In spite of recent real-world pivots away from punishing bad behaviors in favor of things like Positive Behavioral Intervention and Supports (PBIS), Chapter 4, “Social-Digital Know-How: The Arts and Sciences of Collective Intelligence,” of Howard Rheingold’s Net Smart: How to Thrive Online, notes how this long-standing social principle applies in the digital world. He first notes that “reciprocating cooperation, punishing noncooperators, and signalling a willingness to cooperate are useful for individual[s], as well as the groups they contribute to.” Later, he says, “Punishing those who break the institution’s rules is apparently essential to cultivating cooperation; ‘altruistic punishment’ may be the glue that holds society together.” First its our parents, then our classmates, and our colleagues; of course, it we do this online, too.

The challenge for those wishing to innovate is to find a way to subvert the rules that maintain the status quo without triggering those very same punishment mechanisms. I wrote my master’s thesis on this phenomenon in the social-problem novels of Industrial Revolution England. In each of the novels I highlighted as evidence, the heroine worked to protect those around her from the worst of the fallout hitting the working class, and in the end, was rewarded for her efforts by getting what she wanted for herself and then being removed from society to some idyllic, less industrial location, usually with a husband. Ultimately, even the writers whose books sought to spark change in their communities knew enough to punish, albeit relatively altruistically, their own characters for breaking those accepted rules. So this tension between progress and homeostasis is nothing new to the human race. 

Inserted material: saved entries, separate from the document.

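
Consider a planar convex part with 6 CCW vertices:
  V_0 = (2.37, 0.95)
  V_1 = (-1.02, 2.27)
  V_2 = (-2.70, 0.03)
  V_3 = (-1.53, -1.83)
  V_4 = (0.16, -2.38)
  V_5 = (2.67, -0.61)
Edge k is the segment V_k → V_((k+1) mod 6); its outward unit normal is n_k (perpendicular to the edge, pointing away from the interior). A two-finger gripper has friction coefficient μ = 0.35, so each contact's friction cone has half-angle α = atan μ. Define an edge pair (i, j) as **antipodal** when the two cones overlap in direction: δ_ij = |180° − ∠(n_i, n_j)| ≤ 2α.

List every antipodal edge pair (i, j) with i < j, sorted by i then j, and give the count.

α = atan 0.35 = 19.29°;  2α = 38.58°
n_0 = (+0.3628, +0.9318)
n_1 = (-0.8000, +0.6000)
n_2 = (-0.8465, -0.5325)
n_3 = (-0.3095, -0.9509)
n_4 = (+0.5763, -0.8172)
n_5 = (+0.9820, +0.1888)
  (0,1): δ = 105.59°  ·
  (0,2): δ = 36.55°  ✓
  (0,3): δ = 3.25°  ✓
  (0,4): δ = 56.47°  ·
  (0,5): δ = 122.16°  ·
  (1,2): δ = 110.96°  ·
  (1,3): δ = 71.16°  ·
  (1,4): δ = 17.94°  ✓
  (1,5): δ = 47.76°  ·
  (2,3): δ = 140.20°  ·
  (2,4): δ = 86.98°  ·
  (2,5): δ = 21.29°  ✓
  (3,4): δ = 126.78°  ·
  (3,5): δ = 61.09°  ·
  (4,5): δ = 114.31°  ·
antipodal pairs: 4

count = 4; pairs: (0,2), (0,3), (1,4), (2,5)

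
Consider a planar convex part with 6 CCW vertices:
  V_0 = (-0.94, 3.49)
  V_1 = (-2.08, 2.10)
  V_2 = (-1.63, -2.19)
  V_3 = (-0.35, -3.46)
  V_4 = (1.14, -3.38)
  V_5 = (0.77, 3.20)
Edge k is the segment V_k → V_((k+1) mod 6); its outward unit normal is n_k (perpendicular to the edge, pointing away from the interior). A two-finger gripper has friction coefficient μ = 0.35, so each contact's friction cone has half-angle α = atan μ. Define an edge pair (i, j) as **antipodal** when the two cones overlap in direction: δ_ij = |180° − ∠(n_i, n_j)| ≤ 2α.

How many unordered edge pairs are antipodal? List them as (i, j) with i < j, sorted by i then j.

α = atan 0.35 = 19.29°;  2α = 38.58°
n_0 = (-0.7732, +0.6341)
n_1 = (-0.9945, -0.1043)
n_2 = (-0.7043, -0.7099)
n_3 = (+0.0536, -0.9986)
n_4 = (+0.9984, +0.0561)
n_5 = (+0.1672, +0.9859)
  (0,1): δ = 134.66°  ·
  (0,2): δ = 95.42°  ·
  (0,3): δ = 47.57°  ·
  (0,4): δ = 42.58°  ·
  (0,5): δ = 119.73°  ·
  (1,2): δ = 140.76°  ·
  (1,3): δ = 92.91°  ·
  (1,4): δ = 2.77°  ✓
  (1,5): δ = 74.39°  ·
  (2,3): δ = 132.15°  ·
  (2,4): δ = 42.01°  ·
  (2,5): δ = 35.15°  ✓
  (3,4): δ = 89.85°  ·
  (3,5): δ = 12.70°  ✓
  (4,5): δ = 102.84°  ·
antipodal pairs: 3

count = 3; pairs: (1,4), (2,5), (3,5)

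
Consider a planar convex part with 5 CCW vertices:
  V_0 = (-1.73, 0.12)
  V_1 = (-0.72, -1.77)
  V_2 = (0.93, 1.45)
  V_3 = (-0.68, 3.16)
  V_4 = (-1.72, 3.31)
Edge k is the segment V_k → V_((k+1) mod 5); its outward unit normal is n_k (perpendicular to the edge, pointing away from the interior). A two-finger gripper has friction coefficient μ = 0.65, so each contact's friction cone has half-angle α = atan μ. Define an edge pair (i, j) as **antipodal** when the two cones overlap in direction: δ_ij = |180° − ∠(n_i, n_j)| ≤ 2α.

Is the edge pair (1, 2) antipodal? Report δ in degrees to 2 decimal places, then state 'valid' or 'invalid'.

δ = 109.59°, invalid

α = atan 0.65 = 33.02°;  2α = 66.05°
edge 1: e_1 = (+1.65, +3.22);  n_1 = (+0.8900, -0.4560)
edge 2: e_2 = (-1.61, +1.71);  n_2 = (+0.7281, +0.6855)
∠(n_1, n_2) = 70.41°
δ = |180° − 70.41°| = 109.59°
109.59° > 2α = 66.05°  →  invalid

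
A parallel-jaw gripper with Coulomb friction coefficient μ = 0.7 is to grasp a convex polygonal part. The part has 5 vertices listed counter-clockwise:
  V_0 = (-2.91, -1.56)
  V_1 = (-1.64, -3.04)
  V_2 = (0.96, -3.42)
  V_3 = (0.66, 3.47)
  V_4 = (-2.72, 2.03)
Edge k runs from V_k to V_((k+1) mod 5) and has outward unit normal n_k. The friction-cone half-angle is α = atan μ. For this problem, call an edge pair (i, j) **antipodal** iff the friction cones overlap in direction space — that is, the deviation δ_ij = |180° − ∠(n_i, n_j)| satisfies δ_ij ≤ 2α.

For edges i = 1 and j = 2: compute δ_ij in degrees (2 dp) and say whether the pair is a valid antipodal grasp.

α = atan 0.7 = 34.99°;  2α = 69.98°
edge 1: e_1 = (+2.60, -0.38);  n_1 = (-0.1446, -0.9895)
edge 2: e_2 = (-0.30, +6.89);  n_2 = (+0.9991, +0.0435)
∠(n_1, n_2) = 100.81°
δ = |180° − 100.81°| = 79.19°
79.19° > 2α = 69.98°  →  invalid

δ = 79.19°, invalid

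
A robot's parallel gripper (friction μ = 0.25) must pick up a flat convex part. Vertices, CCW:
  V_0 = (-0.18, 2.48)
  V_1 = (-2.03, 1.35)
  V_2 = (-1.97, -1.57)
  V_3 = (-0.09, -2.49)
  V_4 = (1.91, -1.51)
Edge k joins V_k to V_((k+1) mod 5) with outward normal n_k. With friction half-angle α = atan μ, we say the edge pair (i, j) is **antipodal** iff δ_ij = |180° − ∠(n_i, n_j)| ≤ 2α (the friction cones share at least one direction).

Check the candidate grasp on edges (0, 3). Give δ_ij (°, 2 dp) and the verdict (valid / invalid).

α = atan 0.25 = 14.04°;  2α = 28.07°
edge 0: e_0 = (-1.85, -1.13);  n_0 = (-0.5213, +0.8534)
edge 3: e_3 = (+2.00, +0.98);  n_3 = (+0.4400, -0.8980)
∠(n_0, n_3) = 174.69°
δ = |180° − 174.69°| = 5.31°
5.31° ≤ 2α = 28.07°  →  valid

δ = 5.31°, valid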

Rules in the 3-dimensional world evolved over time and only changed from one community to another, requiring that one had to physically move to encounter those rules. Because a newcomer would be alone in their efforts to change any norms they disliked, these communities were often allowed to remain static for generations. Digital users, on the other hand, are able to interact with any number of unique communities on a daily basis. These overlaps allow for far more rapid evolution of community rules. While this has some advantages in terms of change agility, the lack of centralized leadership in these communities can mean that real change or progress is stymied by constant uncertainty about the rules of engagement. 

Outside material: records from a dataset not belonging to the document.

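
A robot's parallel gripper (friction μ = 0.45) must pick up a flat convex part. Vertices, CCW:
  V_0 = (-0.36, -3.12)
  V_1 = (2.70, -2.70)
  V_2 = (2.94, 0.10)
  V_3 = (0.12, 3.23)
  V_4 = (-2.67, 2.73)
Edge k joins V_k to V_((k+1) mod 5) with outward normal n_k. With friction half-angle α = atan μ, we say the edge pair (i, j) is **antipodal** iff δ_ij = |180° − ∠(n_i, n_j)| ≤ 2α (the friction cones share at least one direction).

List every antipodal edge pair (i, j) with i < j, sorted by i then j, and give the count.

α = atan 0.45 = 24.23°;  2α = 48.46°
n_0 = (+0.1360, -0.9907)
n_1 = (+0.9963, -0.0854)
n_2 = (+0.7429, +0.6694)
n_3 = (-0.1764, +0.9843)
n_4 = (-0.9301, -0.3673)
  (0,1): δ = 102.71°  ·
  (0,2): δ = 55.80°  ·
  (0,3): δ = 2.34°  ✓
  (0,4): δ = 103.73°  ·
  (1,2): δ = 133.08°  ·
  (1,3): δ = 74.94°  ·
  (1,4): δ = 26.45°  ✓
  (2,3): δ = 121.86°  ·
  (2,4): δ = 20.47°  ✓
  (3,4): δ = 78.61°  ·
antipodal pairs: 3

count = 3; pairs: (0,3), (1,4), (2,4)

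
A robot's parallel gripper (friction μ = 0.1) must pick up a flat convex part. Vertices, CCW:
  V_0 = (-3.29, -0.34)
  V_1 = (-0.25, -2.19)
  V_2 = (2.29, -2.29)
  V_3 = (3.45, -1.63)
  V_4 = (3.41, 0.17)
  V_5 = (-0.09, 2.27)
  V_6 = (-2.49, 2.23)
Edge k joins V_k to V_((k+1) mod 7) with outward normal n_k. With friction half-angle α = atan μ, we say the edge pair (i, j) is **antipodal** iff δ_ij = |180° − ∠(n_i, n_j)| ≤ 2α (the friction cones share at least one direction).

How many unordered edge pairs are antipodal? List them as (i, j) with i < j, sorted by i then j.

count = 2; pairs: (0,4), (1,5)

α = atan 0.1 = 5.71°;  2α = 11.42°
n_0 = (-0.5199, -0.8543)
n_1 = (-0.0393, -0.9992)
n_2 = (+0.4945, -0.8692)
n_3 = (+0.9998, +0.0222)
n_4 = (+0.5145, +0.8575)
n_5 = (-0.0167, +0.9999)
n_6 = (-0.9548, +0.2972)
  (0,1): δ = 150.93°  ·
  (0,2): δ = 119.04°  ·
  (0,3): δ = 57.40°  ·
  (0,4): δ = 0.36°  ✓
  (0,5): δ = 32.28°  ·
  (0,6): δ = 104.03°  ·
  (1,2): δ = 148.11°  ·
  (1,3): δ = 86.47°  ·
  (1,4): δ = 28.71°  ·
  (1,5): δ = 3.21°  ✓
  (1,6): δ = 74.96°  ·
  (2,3): δ = 118.37°  ·
  (2,4): δ = 60.60°  ·
  (2,5): δ = 28.68°  ·
  (2,6): δ = 43.07°  ·
  (3,4): δ = 122.24°  ·
  (3,5): δ = 90.32°  ·
  (3,6): δ = 18.56°  ·
  (4,5): δ = 148.08°  ·
  (4,6): δ = 76.33°  ·
  (5,6): δ = 108.25°  ·
antipodal pairs: 2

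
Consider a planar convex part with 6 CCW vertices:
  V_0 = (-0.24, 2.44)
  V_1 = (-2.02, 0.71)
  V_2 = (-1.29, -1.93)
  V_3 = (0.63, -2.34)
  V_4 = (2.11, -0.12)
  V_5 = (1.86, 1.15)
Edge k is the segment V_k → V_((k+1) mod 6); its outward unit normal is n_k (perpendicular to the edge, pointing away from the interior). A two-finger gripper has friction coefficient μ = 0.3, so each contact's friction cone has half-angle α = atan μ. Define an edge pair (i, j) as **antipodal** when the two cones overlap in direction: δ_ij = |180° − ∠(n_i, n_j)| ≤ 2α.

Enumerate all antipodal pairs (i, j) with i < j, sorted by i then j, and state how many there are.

α = atan 0.3 = 16.70°;  2α = 33.40°
n_0 = (-0.6970, +0.7171)
n_1 = (-0.9638, -0.2665)
n_2 = (-0.2088, -0.9780)
n_3 = (+0.8321, -0.5547)
n_4 = (+0.9812, +0.1931)
n_5 = (+0.5234, +0.8521)
  (0,1): δ = 118.73°  ·
  (0,2): δ = 56.24°  ·
  (0,3): δ = 12.13°  ✓
  (0,4): δ = 56.95°  ·
  (0,5): δ = 104.25°  ·
  (1,2): δ = 117.51°  ·
  (1,3): δ = 49.15°  ·
  (1,4): δ = 4.32°  ✓
  (1,5): δ = 42.98°  ·
  (2,3): δ = 111.64°  ·
  (2,4): δ = 66.81°  ·
  (2,5): δ = 19.51°  ✓
  (3,4): δ = 135.17°  ·
  (3,5): δ = 87.87°  ·
  (4,5): δ = 132.70°  ·
antipodal pairs: 3

count = 3; pairs: (0,3), (1,4), (2,5)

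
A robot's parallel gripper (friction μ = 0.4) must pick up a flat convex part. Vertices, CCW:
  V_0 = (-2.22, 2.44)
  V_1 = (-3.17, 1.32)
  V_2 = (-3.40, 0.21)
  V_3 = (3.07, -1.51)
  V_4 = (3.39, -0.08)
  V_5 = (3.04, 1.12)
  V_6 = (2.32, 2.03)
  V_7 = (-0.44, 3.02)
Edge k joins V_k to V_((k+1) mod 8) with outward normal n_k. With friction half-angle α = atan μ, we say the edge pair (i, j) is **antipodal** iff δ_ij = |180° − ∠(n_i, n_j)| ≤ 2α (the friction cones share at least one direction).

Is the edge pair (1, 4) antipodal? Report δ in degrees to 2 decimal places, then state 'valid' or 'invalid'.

δ = 27.97°, valid

α = atan 0.4 = 21.80°;  2α = 43.60°
edge 1: e_1 = (-0.23, -1.11);  n_1 = (-0.9792, +0.2029)
edge 4: e_4 = (-0.35, +1.20);  n_4 = (+0.9600, +0.2800)
∠(n_1, n_4) = 152.03°
δ = |180° − 152.03°| = 27.97°
27.97° ≤ 2α = 43.60°  →  valid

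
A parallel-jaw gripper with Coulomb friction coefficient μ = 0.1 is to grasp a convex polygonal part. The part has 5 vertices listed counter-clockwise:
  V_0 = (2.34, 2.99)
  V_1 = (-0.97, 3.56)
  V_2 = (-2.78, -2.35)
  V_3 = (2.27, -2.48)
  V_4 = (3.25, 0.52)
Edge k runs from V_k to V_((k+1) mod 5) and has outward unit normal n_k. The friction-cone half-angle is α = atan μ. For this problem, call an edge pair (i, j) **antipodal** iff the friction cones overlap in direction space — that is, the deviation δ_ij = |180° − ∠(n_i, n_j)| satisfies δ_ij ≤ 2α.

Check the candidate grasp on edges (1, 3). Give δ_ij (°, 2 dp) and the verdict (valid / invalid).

δ = 1.06°, valid

α = atan 0.1 = 5.71°;  2α = 11.42°
edge 1: e_1 = (-1.81, -5.91);  n_1 = (-0.9562, +0.2928)
edge 3: e_3 = (+0.98, +3.00);  n_3 = (+0.9506, -0.3105)
∠(n_1, n_3) = 178.94°
δ = |180° − 178.94°| = 1.06°
1.06° ≤ 2α = 11.42°  →  valid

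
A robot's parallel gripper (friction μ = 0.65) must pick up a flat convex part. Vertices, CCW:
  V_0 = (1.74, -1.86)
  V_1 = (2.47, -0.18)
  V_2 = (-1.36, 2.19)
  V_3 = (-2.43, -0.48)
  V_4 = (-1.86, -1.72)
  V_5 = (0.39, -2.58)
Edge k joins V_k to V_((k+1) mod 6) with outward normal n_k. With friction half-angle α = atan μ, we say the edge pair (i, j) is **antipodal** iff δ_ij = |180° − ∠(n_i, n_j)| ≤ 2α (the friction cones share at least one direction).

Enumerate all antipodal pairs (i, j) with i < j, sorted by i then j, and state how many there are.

α = atan 0.65 = 33.02°;  2α = 66.05°
n_0 = (+0.9172, -0.3985)
n_1 = (+0.5262, +0.8504)
n_2 = (-0.9282, +0.3720)
n_3 = (-0.9086, -0.4177)
n_4 = (-0.3570, -0.9341)
n_5 = (+0.4706, -0.8824)
  (0,1): δ = 98.26°  ·
  (0,2): δ = 1.65°  ✓
  (0,3): δ = 48.17°  ✓
  (0,4): δ = 92.57°  ·
  (0,5): δ = 141.56°  ·
  (1,2): δ = 80.09°  ·
  (1,3): δ = 33.56°  ✓
  (1,4): δ = 10.83°  ✓
  (1,5): δ = 59.82°  ✓
  (2,3): δ = 133.47°  ·
  (2,4): δ = 89.08°  ·
  (2,5): δ = 40.09°  ✓
  (3,4): δ = 135.61°  ·
  (3,5): δ = 86.61°  ·
  (4,5): δ = 131.01°  ·
antipodal pairs: 6

count = 6; pairs: (0,2), (0,3), (1,3), (1,4), (1,5), (2,5)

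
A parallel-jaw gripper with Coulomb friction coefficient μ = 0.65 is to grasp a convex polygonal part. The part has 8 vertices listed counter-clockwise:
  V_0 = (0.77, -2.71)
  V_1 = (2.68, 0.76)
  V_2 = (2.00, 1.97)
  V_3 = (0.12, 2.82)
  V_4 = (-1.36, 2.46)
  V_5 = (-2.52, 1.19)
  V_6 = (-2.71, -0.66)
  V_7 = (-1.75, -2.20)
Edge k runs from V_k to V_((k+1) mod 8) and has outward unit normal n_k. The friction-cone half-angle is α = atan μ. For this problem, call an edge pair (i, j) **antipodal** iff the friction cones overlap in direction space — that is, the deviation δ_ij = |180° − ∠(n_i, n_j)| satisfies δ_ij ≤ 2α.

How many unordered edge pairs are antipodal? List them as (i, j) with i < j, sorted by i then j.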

In “Get Lost, Troll: How Accusations of Trolling in Newspaper Comment Sections Impact the Debate,” Magnus Knustad explores the ways that calling out “trolls” in comment sections can impact the discourse within that community by potentially shutting down ideas that don’t agree with that of the majority. In this, he identifies the term “troll” as a type of punishment intended to alienate the person challenging the status quo opinion from the rest while also invalidating the ideas themselves, thus vanquishing two threats with one insult. Knustad notes this, as well, “The activities of trolls, real or imaginary, and how they are responded to, can affect how people communicate in comment sections, the trust between commenters, and the inclusion of all those who want to participate.” And this is the complexity of this method of encouraging conformity for the collective good: it exists for a reason, but its existence stifles collaboration and progress.

xkcd comic: throwing rocks

Until digital communities can reconcile this contradiction, meaningful growth will continue to languish under competing desires for coordination, cooperation, and collaboration, against our human need for continuity. It’s a battle between our basic needs and our self-actualized aspirations. The potential for what might come assuming we manage this, though, is mind blowing. 

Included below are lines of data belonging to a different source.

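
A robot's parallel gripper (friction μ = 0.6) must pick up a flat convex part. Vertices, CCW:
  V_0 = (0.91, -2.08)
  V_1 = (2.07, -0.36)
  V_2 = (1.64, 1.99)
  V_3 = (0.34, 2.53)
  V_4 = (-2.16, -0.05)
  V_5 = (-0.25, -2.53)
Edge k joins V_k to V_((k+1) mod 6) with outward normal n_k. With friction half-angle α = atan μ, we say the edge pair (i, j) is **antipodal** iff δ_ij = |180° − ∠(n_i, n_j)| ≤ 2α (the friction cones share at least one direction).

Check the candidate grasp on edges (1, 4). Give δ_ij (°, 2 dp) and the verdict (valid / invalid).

α = atan 0.6 = 30.96°;  2α = 61.93°
edge 1: e_1 = (-0.43, +2.35);  n_1 = (+0.9837, +0.1800)
edge 4: e_4 = (+1.91, -2.48);  n_4 = (-0.7923, -0.6102)
∠(n_1, n_4) = 152.77°
δ = |180° − 152.77°| = 27.23°
27.23° ≤ 2α = 61.93°  →  valid

δ = 27.23°, valid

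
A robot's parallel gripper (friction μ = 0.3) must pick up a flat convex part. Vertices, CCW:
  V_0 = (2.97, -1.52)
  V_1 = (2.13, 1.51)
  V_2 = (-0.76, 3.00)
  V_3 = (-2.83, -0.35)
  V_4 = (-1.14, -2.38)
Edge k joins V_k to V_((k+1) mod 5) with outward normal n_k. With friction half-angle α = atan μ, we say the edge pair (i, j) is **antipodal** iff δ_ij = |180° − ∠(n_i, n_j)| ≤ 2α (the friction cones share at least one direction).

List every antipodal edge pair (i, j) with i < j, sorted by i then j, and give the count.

α = atan 0.3 = 16.70°;  2α = 33.40°
n_0 = (+0.9637, +0.2672)
n_1 = (+0.4583, +0.8888)
n_2 = (-0.8507, +0.5257)
n_3 = (-0.7685, -0.6398)
n_4 = (+0.2048, -0.9788)
  (0,1): δ = 132.77°  ·
  (0,2): δ = 47.21°  ·
  (0,3): δ = 24.28°  ✓
  (0,4): δ = 86.32°  ·
  (1,2): δ = 94.44°  ·
  (1,3): δ = 22.95°  ✓
  (1,4): δ = 39.09°  ·
  (2,3): δ = 108.51°  ·
  (2,4): δ = 46.47°  ·
  (3,4): δ = 117.96°  ·
antipodal pairs: 2

count = 2; pairs: (0,3), (1,3)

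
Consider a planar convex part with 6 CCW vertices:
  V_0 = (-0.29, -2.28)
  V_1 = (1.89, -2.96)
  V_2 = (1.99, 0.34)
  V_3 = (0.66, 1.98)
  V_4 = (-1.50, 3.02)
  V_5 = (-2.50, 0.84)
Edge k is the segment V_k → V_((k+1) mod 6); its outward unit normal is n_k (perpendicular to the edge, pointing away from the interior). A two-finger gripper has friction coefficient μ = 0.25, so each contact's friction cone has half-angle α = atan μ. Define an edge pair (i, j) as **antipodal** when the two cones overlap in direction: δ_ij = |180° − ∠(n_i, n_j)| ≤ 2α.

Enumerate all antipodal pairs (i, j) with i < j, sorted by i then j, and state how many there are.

α = atan 0.25 = 14.04°;  2α = 28.07°
n_0 = (-0.2978, -0.9546)
n_1 = (+0.9995, -0.0303)
n_2 = (+0.7767, +0.6299)
n_3 = (+0.4338, +0.9010)
n_4 = (-0.9089, +0.4169)
n_5 = (-0.8160, -0.5780)
  (0,1): δ = 74.41°  ·
  (0,2): δ = 33.63°  ·
  (0,3): δ = 8.39°  ✓
  (0,4): δ = 82.68°  ·
  (0,5): δ = 142.64°  ·
  (1,2): δ = 139.22°  ·
  (1,3): δ = 113.97°  ·
  (1,4): δ = 22.91°  ✓
  (1,5): δ = 37.05°  ·
  (2,3): δ = 154.75°  ·
  (2,4): δ = 63.68°  ·
  (2,5): δ = 3.73°  ✓
  (3,4): δ = 88.93°  ·
  (3,5): δ = 28.98°  ·
  (4,5): δ = 120.05°  ·
antipodal pairs: 3

count = 3; pairs: (0,3), (1,4), (2,5)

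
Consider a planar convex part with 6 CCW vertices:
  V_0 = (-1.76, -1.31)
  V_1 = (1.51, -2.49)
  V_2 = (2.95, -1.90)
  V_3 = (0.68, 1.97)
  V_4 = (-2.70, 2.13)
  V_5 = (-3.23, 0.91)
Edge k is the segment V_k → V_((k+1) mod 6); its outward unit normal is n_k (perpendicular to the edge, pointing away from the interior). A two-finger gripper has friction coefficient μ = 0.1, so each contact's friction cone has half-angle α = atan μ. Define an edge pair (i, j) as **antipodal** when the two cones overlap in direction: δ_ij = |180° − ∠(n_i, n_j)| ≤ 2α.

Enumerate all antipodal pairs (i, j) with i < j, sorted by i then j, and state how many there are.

count = 1; pairs: (2,5)

α = atan 0.1 = 5.71°;  2α = 11.42°
n_0 = (-0.3394, -0.9406)
n_1 = (+0.3791, -0.9253)
n_2 = (+0.8626, +0.5059)
n_3 = (+0.0473, +0.9989)
n_4 = (-0.9172, +0.3985)
n_5 = (-0.8338, -0.5521)
  (0,1): δ = 137.88°  ·
  (0,2): δ = 39.76°  ·
  (0,3): δ = 17.13°  ·
  (0,4): δ = 86.36°  ·
  (0,5): δ = 143.35°  ·
  (1,2): δ = 81.89°  ·
  (1,3): δ = 24.99°  ·
  (1,4): δ = 44.24°  ·
  (1,5): δ = 101.23°  ·
  (2,3): δ = 123.10°  ·
  (2,4): δ = 53.88°  ·
  (2,5): δ = 3.12°  ✓
  (3,4): δ = 110.77°  ·
  (3,5): δ = 53.78°  ·
  (4,5): δ = 123.01°  ·
antipodal pairs: 1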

Posted on September 27, 2020, in Blogs, Digital, Social Media, Society, Technology, Trust. Bookmark the permalink. 3 Comments.

  1. Emily,
    That is a very cool thesis! As much as we like to look at and celebrate progress, I do agree that to be human is to crave homeostasis and sometimes take comfort in the status quo. It makes me think why comments from trolls are so alarming. It seems they take away from the harmony between the creator, the content, and the people in the comments section. The ideal of establishing common ground and coming together is destroyed with an aggressive comment that not only disagrees with but also insults the person and aim of the post. It is interesting that using the term troll has a significant effect on the debate. I think this happens because the rest of the community is forced to pass their own judgment on the comment and alleged troll. Picking a side creates more divisiveness, which lends to a different type of discourse altogether. The next time I watch a Youtube video, I want to pay attention to what happens to the comments after one of the first trolls appears.

  2. Emily,

    I agree with you when you say a lack of centralized leadership can prevent growth and causes uncertainty in the community. The first presidential debate was last night, and I think the lack of leadership and the effect it had on successful communication was apparent. Thank you so much for the hopeful ending in your post: I needed some positivity today. And I love XKCD!

  3. Emily,
    It is interesting to see that you connected the idea of punishing to “Rheingold’s idea of “cultivating cooperation.” I believe that although some do not agree with all the existent rules in their society/online community, they need to follow that in order not to be fined or/and in order to keep the community going without complicated conflicts. Also, the definition of “trolls” by Magnus Knustad, which you introduced, is so intriguing that I learned they can affect how people communicate through comments. It is very remarkable that trolls are not just those who show up all of a sudden to perform tricks to random people but those who are engaged in boosting collaboration “for the collective good.” As you mentioned, I also believe that there will be a continuous struggle to find a balance between our needs and desires for cooperation in the online community.